Popponesset Oyster Grant Approved By Conservation Commission, Again

The Mashpee Conservation Commission last night unanimously approved an application by local shellfisherman Richard J. Cook for a two-acre shellfish aquaculture grant in Popponesset Bay for the second time in two years.

The hearing represented the latest chapter in a nearly 18-month-long battle between Mr. Cook and 20 homeowners on Popponesset and Daniels islands who are in opposition to the grant.

Unlike many of the past hearings, which were lengthy, contentious and tense, last night’s was calm and the commission rapidly dispatched of its business relating to the grant, perhaps signaling a case of fatigue on both sides of the debate.

The vote was taken two weeks after the commission continued the hearing, pending receipt of a detailed, written narrative from Mr. Cook that would clearly explain how the aquaculture farm would be operated.

“The applicant has submitted the requested information standards, and it meets our performance standards,” Mashpee Conservation Agent Andrew R. McManus said.

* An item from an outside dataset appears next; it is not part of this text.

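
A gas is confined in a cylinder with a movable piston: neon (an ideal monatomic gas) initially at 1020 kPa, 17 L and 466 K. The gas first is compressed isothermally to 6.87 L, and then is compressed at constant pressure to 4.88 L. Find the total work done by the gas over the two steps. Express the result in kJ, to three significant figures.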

The grant was initially proposed to be smaller and located close to shore off the north end of Popponesset Island. Late last year, facing a lawsuit with the potential to create a lengthy and costly legal battle, Mr. Cook abandoned those plans, choosing to pursue a smaller grant near the Popponesset Bay inlet, located at least 1,150 feet from the shoreline and the nearest Mashpee residences. Nonetheless, the opposition and its legal team followed Mr. Cook to the new grant location.

The opposition to Mr. Cook’s grant proposal has presented a laundry list of concerns throughout the extended debate, primarily focusing its location in a velocity zone, which could potentially create storm-borne shellfishing gear and debris that could cause property damage.

Other concerns have included impediments to recreational activity, decreases in property value, noise and visual disturbance from motorized equipment that could potentially be used in the operation, endangerment of the habitat of terns and piping plovers, and the viability of anchoring systems that would tether the gear to the land under the ocean.

Most recently, the opposition has argued that the project was a development of regional impact, which would trigger a review by the Cape Cod Commission and call for all abutters along the bay, including those in Barnstable, to be notified of the plans.

According to details presented in the narrative, day-to-day operations of the business would entail two workers, including Mr. Cook, working four to five days per week, for approximately five hours per day. The grant would be accessed by a 21-foot boat launched from a Mashpee public boat ramp, and daily maintenance of the grant would include flipping the mesh bags used to grow the oysters, sorting the shellfish by hand once a week, and inspecting markers and gear on regular basis.

In addition, the narrative stated that all bags would remain completely underwater at mean low tide, and that Mr. Cook would not operate equipment on weekends, or before 8 AM on weekdays between Memorial Day and Labor Day.

The narrative also detailed a contingency plan for recovering any loose gear, and highlighted that Mr. Cook would also secure appropriate liability insurance.

Brian J. Wall, an attorney representing the opposition, briefly addressed the commission, but was quickly shut down by board Chairman John J. Fitzsimmons.

“We recognize that you have submitted a letter with a number of issues, but we will not discuss it tonight. We have thoroughly reviewed the letter, and found it to be without merit,” Mr. Fitzsimmons said.

While it is widely expected that the opposition will appeal the commission’s decision to Barnstable Superior Court as it did with the prior application, Mr. Cook appeared pleased and ready to move forward with his plans. A vote to support the project earlier this year by the Mashpee Board of Selectmen, another step in the lengthy, multi-agency permitting process, is already being challenged in Barnstable Superior Court.

“I am optimistic that tonight was the final hearing, and that I can now pull my permits at town hall and start growing oysters as soon as possible,” Mr. Cook said.